Help me speed up my bot - rewards available

Discussion in 'Scripting' started by AVeryWetFish, May 16, 2017.

  1. AVeryWetFish

    AVeryWetFish Newbie

    Joined:
    Mar 8, 2017
    Messages:
    2
    Likes Received:
    0
    Gender:
    Male
    I’ve got a custom written script that is pulling data from a website fairly frequently. The website is massive, most of you would have heard of it - though I strongly doubt anyone here has done anything like this. I've hit a point where I'm at a loss how to speed things up (latency is very important for me). From what I can see by manipulating and mutating some URL parameters I can avoid being returned cached data from Akamai - but I've noticed strange behaviour I can't explain.

    From my experiments/experience if I run the script using the same pool of proxies using multiple threads, querying around once per a second (per thread) there can be 3-20 seconds delays between each thread acknowledging the change (while still querying once a second). Also, even once a thread gets the newest data, the next query from the same thread (but different proxy) can return the old data. This is a pretty massive delay for me as I'm being beaten by competitors. The cache headers returned from the query show it’s probably not being cached (Expiry - Date = 90) which matches the cache control they're using.

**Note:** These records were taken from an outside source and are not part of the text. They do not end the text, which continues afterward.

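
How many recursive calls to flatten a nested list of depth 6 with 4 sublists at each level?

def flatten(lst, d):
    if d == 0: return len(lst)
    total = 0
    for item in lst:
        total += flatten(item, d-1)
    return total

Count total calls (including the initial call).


At depth 0 (root): 1 call
At depth 1: each of 1 parents calls flatten on 4 children = 4 calls
At depth 2: each of 4 parents calls flatten on 4 children = 16 calls
At depth 3: each of 16 parents calls flatten on 4 children = 64 calls
At depth 4: each of 64 parents calls flatten on 4 children = 256 calls
At depth 5: each of 256 parents calls flatten on 4 children = 1024 calls
At depth 6: each of 1024 parents calls flatten on 4 children = 4096 calls
Total: 1 + 4 + 16 + 64 + 256 + 1024 + 4096 = 5461

5461


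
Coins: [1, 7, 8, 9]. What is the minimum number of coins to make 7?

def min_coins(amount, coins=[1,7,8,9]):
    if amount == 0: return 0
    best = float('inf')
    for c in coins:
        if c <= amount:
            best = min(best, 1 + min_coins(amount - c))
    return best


Building up with DP:
min_coins(0) = 0
min_coins(1) = min(1+min_coins(0)=1+0=1) = 1
min_coins(2) = min(1+min_coins(1)=1+1=2) = 2
min_coins(3) = min(1+min_coins(2)=1+2=3) = 3
min_coins(4) = min(1+min_coins(3)=1+3=4) = 4
min_coins(5) = min(1+min_coins(4)=1+4=5) = 5
min_coins(6) = min(1+min_coins(5)=1+5=6) = 6
min_coins(7) = min(1+min_coins(6)=1+6=7, 1+min_coins(0)=1+0=1) = 1

1


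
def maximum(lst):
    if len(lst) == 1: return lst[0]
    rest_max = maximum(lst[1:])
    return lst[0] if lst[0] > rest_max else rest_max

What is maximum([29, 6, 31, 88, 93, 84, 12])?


maximum([29, 6, 31, 88, 93, 84, 12]): compare 29 with maximum([6, 31, 88, 93, 84, 12])
maximum([6, 31, 88, 93, 84, 12]): compare 6 with maximum([31, 88, 93, 84, 12])
maximum([31, 88, 93, 84, 12]): compare 31 with maximum([88, 93, 84, 12])
maximum([88, 93, 84, 12]): compare 88 with maximum([93, 84, 12])
maximum([93, 84, 12]): compare 93 with maximum([84, 12])
maximum([84, 12]): compare 84 with maximum([12])
maximum([12]) = 12  (base case)
Compare 84 with 12 -> 84
Compare 93 with 84 -> 93
Compare 88 with 93 -> 93
Compare 31 with 93 -> 93
Compare 6 with 93 -> 93
Compare 29 with 93 -> 93

93


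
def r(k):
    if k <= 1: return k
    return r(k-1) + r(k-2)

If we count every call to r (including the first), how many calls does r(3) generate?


Let C(n) = total calls for r(n)
C(0) = 1, C(1) = 1
C(2) = 1 + C(1) + C(0) = 1 + 1 + 1 = 3
C(3) = 1 + C(2) + C(1) = 1 + 3 + 1 = 5

5


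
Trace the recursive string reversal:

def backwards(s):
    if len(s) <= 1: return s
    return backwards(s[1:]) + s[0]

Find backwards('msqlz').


backwards('msqlz') = backwards('sqlz') + 'm'
backwards('sqlz') = backwards('qlz') + 's'
backwards('qlz') = backwards('lz') + 'q'
backwards('lz') = backwards('z') + 'l'
backwards('z') = 'z'  (base case)
Concatenating: 'z' + 'l' + 'q' + 's' + 'm' = 'zlqsm'

zlqsm


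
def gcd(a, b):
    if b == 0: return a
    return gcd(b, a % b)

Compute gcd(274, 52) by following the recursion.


gcd(274, 52) = gcd(52, 14)
gcd(52, 14) = gcd(14, 10)
gcd(14, 10) = gcd(10, 4)
gcd(10, 4) = gcd(4, 2)
gcd(4, 2) = gcd(2, 0)
gcd(2, 0) = 2  (base case)

2


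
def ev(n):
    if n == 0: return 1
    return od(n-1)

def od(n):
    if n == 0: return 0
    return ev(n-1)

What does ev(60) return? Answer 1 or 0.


ev(60) = od(59)
od(59) = ev(58)
ev(58) = od(57)
od(57) = ev(56)
ev(56) = od(55)
od(55) = ev(54)
ev(54) = od(53)
od(53) = ev(52)
ev(52) = od(51)
od(51) = ev(50)
ev(50) = od(49)
od(49) = ev(48)
ev(48) = od(47)
od(47) = ev(46)
ev(46) = od(45)
od(45) = ev(44)
ev(44) = od(43)
od(43) = ev(42)
ev(42) = od(41)
od(41) = ev(40)
ev(40) = od(39)
od(39) = ev(38)
ev(38) = od(37)
od(37) = ev(36)
ev(36) = od(35)
od(35) = ev(34)
ev(34) = od(33)
od(33) = ev(32)
ev(32) = od(31)
od(31) = ev(30)
ev(30) = od(29)
od(29) = ev(28)
ev(28) = od(27)
od(27) = ev(26)
ev(26) = od(25)
od(25) = ev(24)
ev(24) = od(23)
od(23) = ev(22)
ev(22) = od(21)
od(21) = ev(20)
ev(20) = od(19)
od(19) = ev(18)
ev(18) = od(17)
od(17) = ev(16)
ev(16) = od(15)
od(15) = ev(14)
ev(14) = od(13)
od(13) = ev(12)
ev(12) = od(11)
od(11) = ev(10)
ev(10) = od(9)
od(9) = ev(8)
ev(8) = od(7)
od(7) = ev(6)
ev(6) = od(5)
od(5) = ev(4)
ev(4) = od(3)
od(3) = ev(2)
ev(2) = od(1)
od(1) = ev(0)
ev(0) = 1  (base case)
Result: 1

1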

    List of things I've tried (with limited success):
    1. The obvious no-cache headers
    2. Appending a random parameter/value to the URL (has no effect - I have to mutate and randomly generate the url to avoid Akamai's cache)
    3. Try different locations for the proxies (EU/USA/Russia/China - no single location seems to be the best.)

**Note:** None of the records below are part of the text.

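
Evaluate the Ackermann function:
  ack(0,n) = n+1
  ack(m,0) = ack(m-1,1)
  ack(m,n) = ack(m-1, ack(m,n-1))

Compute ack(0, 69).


ack(0, 69) = 70
Result: ack(0, 69) = 70

70


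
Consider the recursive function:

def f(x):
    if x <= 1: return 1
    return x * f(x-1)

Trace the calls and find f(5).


f(5)
= 5 * f(4)
= 5 * 4 * f(3)
= 5 * 4 * 3 * f(2)
= 5 * 4 * 3 * 2 * f(1)
= 5 * 4 * 3 * 2 * 1
= 120

120


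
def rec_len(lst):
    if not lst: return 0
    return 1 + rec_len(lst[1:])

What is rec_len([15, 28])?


rec_len([15, 28]) = 1 + rec_len([28])
rec_len([28]) = 1 + rec_len([])
rec_len([]) = 0  (base case)
Unwinding: 1 + 1 + 0 = 2

2


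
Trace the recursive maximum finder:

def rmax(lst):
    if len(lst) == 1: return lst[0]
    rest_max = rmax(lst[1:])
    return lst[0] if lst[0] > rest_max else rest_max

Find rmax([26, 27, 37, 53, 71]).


rmax([26, 27, 37, 53, 71]): compare 26 with rmax([27, 37, 53, 71])
rmax([27, 37, 53, 71]): compare 27 with rmax([37, 53, 71])
rmax([37, 53, 71]): compare 37 with rmax([53, 71])
rmax([53, 71]): compare 53 with rmax([71])
rmax([71]) = 71  (base case)
Compare 53 with 71 -> 71
Compare 37 with 71 -> 71
Compare 27 with 71 -> 71
Compare 26 with 71 -> 71

71


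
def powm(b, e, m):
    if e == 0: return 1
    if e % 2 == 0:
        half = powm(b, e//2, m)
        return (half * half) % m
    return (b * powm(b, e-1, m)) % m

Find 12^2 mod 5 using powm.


powm(12, 2, 5): e is even, compute powm(12, 1, 5)
  powm(12, 1, 5): e is odd, compute powm(12, 0, 5)
    powm(12, 0, 5) = 1
  (12 * 1) % 5 = 2
half=2, (2*2) % 5 = 4

4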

    (I've tried countless other things - but won't list them here. I'm hoping for a niche thing that someone with a lot of experience could know to help).

    My understanding of distributed systems is limited and I might be missing something obvious - I originally assumed the data might be distributed, but from small things I’ve been noticing I’m not sure if this is the case.

    My code is private and I’m not going to share any of it here, sorry. The code itself is solid and there’s little I can do to speed it up. The program does the following:
    • Spawn multiple threads for each item type I’m searching for.
    • Each thread runs independently, using the shared pool of proxies that rotates after a single use.
    • Getting data from a url (in JSON)
    • Decoding and processing anything new from within it.

    For any reasonable suggestion that makes an noticeable speed/performance improvement I’d happily send of a minimum of $50 BTC, probably more depending on the effect. Post any suggestions/tips below and I’ll let you know how they go.
     
  2. Repulsor

    Repulsor Power Member

    Joined:
    Jun 11, 2013
    Messages:
    766
    Likes Received:
    275
    Location:
    PHP Scripting ;)
    When you say script, are we talking about a PHP script? I guess yes. Have you done any unit tests or bench marking to see what takes the most time?
    What level of optimization are we talking about here. Shaving seconds of a process which takes a minute? Or shaving seconds of a process which just takes few seconds? The latter would be hard obviously.

    We should start from benchmarking to see where the bottleneck is and start from there. Also is the process data write intensive? Is DB the actual bottle neck? Or pulling data is? Are you using anything like Gearman for handling threads?

    Well, a lot of things that can matter.